The Eerie comics were produced from 1966 to 1981 by Countrywide Publications, whose publisher, Myron Fass, earned a considerable income from churning out low-budget, limited-run magazines (sometimes as many as 50 a month). These magazines were generated by underpaid, ambitious young writers determined to break into the business, and relied on illustrations obtained from studio-provided, public-domain, and archival photograph libraries. 

The Eerie line was edited by Carl Burgos, who was the creator of the Human Torch for Timely (later Atlas / Marvel) comics in the Fall of 1939. In contrast to the approach taken by Warren, DC, and Marvel, neither Fass nor Burgos gave much attention to showcasing the writers and authors who contributed to their magazines.

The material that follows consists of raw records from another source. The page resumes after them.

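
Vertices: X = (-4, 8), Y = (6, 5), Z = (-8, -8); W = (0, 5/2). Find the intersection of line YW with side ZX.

Barycentric coordinates of W with respect to XYZ: (1/4, 1/2, 1/4).
On side ZX the Y-coordinate is zero; dropping W's Y-weight 1/2 and renormalizing the remaining 1/4 : 1/4 gives weights 1/2, 1/2 on Z, X.
V = (1/2)·(-8, -8) + (1/2)·(-4, 8) = (-6, 0).

(-6, 0)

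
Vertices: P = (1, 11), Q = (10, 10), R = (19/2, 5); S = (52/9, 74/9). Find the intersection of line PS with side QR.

Barycentric coordinates of S with respect to PQR: (4/9, 1/9, 4/9).
On side QR the P-coordinate is zero; dropping S's P-weight 4/9 and renormalizing the remaining 1/9 : 4/9 gives weights 1/5, 4/5 on Q, R.
T = (1/5)·(10, 10) + (4/5)·(19/2, 5) = (48/5, 6).

(48/5, 6)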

And while not all the strips that appeared in the Eerie comics were necessarily top-notch, many were of a quality equal to that of the Warren publications.

Dick Ayers, Chic Stone, Bill Alexander, Cirilo Munoz, Hector Castellon, and many other artists could produce well-crafted material, albeit of a gruesome nature.

Ayers, in particular, was fond of drawing dislocated eyeballs dangling from the optic nerve on the heads of his victims:


 'The Weird World' opens with a brief recitation of the history of the horror comic books, which is where Fass and many of the Eerie artists cut their teeth, so to speak. Subsequent chapters provide a overview of the Eerie titles issued from 1966 to 1981, the one-shot miscellaneous horror and crime magazines that popped up in later years, and the other sleaze titles (the shark magazines in particular were genuine trash) that Fass and company churned out in the 80s.



Howlett was able to interview former employees from Countrywide and Eerie, and they provide some interesting insights into the world of schlock publishing. Like any true schlock producer, Fass was adamant about recycling covers and interior content, was late in paying contributors (sometimes shafting them of their pay entirely), and had no qualms about how to make a buck (although Fass and the majority of the Countrywide staffers were Jewish, he regularly ran advertisements for companies selling Nazi memorabilia).






The book's second half provides overviews of the Eerie artists and writers, who are now, some 40 years later, starting to receive attention for their demented genius in creating some of the most jolting stuff to appear in mainstream horror media. 


The last few chapters provide a gallery of all the Eerie comic covers, and a rather hastily drawn 6-page comic specially written for the book by Eerie alum Dick Ayers.

At a price of $21.75 (not including shipping) at amazon.com, 'The Weird World' is very affordable and you get a lot of value for your money. This is a must-have for all fans of Eerie comics and the horror comics culture at large.